Once you have a system with multiple contexts, which you can't help but have if you're crossing machines but even just across OS processes you ought to behave as if you have a separate context, the type system is less helpful. You can't take a message from a foreign node of type X!foreign and simply assume it's of type X!local, because you do not know in the general case whether the foreign and local concept of X is the same thing. Perhaps they are different versions. Perhaps they aren't even the same program. At a sufficiently large scale or with sufficiently bad luck, perhaps the foreign node is actively lying to you in a attempt to hack you.

You end up having to serialize from the foreign node to the local one, and then deserialize on the local node, in order to communicate. Especially in a world where nodes can upgrade their code without so much as dropping their TCP connection to you or something. So there is a point of view from which having strong types at the language level isn't all that helpful to this process, because even having strong types doesn't let you escape from these issues. You can do all sorts of automated stuff to try to escape from the code boilerplate aspects of this problem, but you can not fully wrap the semantic problem of "this message, no matter how hard we try to abstract this away for you, may be invalid by local standards".

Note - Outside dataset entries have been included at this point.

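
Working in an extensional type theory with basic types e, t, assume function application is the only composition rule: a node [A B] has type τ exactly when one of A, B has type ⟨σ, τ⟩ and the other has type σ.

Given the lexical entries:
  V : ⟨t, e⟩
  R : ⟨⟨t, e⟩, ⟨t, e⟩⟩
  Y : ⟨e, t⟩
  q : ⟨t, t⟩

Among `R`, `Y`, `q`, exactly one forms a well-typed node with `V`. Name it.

R — combines: R : ⟨⟨t, e⟩, ⟨t, e⟩⟩ takes V : ⟨t, e⟩ as argument, giving ⟨t, e⟩.
Y : ⟨e, t⟩ — does not combine with V.
q : ⟨t, t⟩ — does not combine with V.

R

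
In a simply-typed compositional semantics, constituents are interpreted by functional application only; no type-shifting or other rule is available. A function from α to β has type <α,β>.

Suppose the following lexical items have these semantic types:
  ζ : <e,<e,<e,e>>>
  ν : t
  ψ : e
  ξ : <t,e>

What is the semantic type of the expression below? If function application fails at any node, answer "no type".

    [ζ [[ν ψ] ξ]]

[ν ψ]: t and e cannot combine by function application — type clash.

no type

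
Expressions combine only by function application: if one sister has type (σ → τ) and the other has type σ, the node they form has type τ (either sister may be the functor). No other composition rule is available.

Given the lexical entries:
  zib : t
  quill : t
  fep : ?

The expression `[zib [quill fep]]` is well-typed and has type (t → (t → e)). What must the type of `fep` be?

At [zib [quill fep]] (required: (t → (t → e))): zib is t, which is not a function with range (t → (t → e)); hence [quill fep] is the functor — type (t → (t → (t → e))).
At [quill fep] (required: (t → (t → (t → e)))): quill is t, which is not a function with range (t → (t → (t → e))); hence fep is the functor — type (t → (t → (t → (t → e)))).

(t → (t → (t → (t → e))))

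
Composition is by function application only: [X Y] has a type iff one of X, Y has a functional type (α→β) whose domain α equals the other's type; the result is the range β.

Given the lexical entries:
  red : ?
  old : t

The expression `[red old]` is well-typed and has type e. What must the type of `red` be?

[red old] must have type e. The sister old has type t; that is not a function onto e, so red must be the functor, of type (t→e).

(t→e)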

How much this matters to you depends on how distributed your system is. If you've got a 3-node Erlang/Elixir cluster that you fully control all the code for, you might be able to get away with just ignoring the issue. Like many other programming issues, at small enough scales it doesn't matter and you can just ignore it. But as you scale up it becomes an inevitable problem you must program for; consider something like an AWS API for S3 or something, served by a few different servers and consumed by thousands of clients using every possible version of every SDK Amazon has ever put out and who knows how many home-grown implementations. Types can define the communication contract at that level, but provide zero guarantees to a server about what it's going to receive.

m0meni · on May 11, 2018

That's an amazingly comprehensive answer. Thanks!

So basically, when interacting with the outside world at scale, it's very hard to make any sort of guarantees about kind of data you're working with. And since you have to validate the shape of your data already, you're doing the job of the type system yourself, which makes it less useful to have one. Did I get that right?

Aren't these issues only at the boundaries where you're receiving data from the outside world? Wouldn't it still be helpful to have a type system/static analysis at the local level?

jerf · on May 11, 2018

"And since you have to validate the shape of your data already, you're doing the job of the type system yourself, which makes it less useful to have one."

I'd say it's more like you don't get the imaginary benefit of being able to skip that checking.

And yes, a type system can absolutely help you with this, especially in terms of enforcing that you do this conversion (since the incoming byte[] stream is not going to be any of the types you actually want, even at the brute "int" or "char" level, let alone user-defined types). But there is certainly a sense in which this doesn't especially help you with dealing with remote nodes.

brightball · on May 11, 2018

It looks like it's already been answered pretty thoroughly. The cell analogy works really well.

I tend to describe it more akin to REST vs WSDL regarding the necessity of exchanging contracts between WSDL participants when there is a change to adhere to the structure.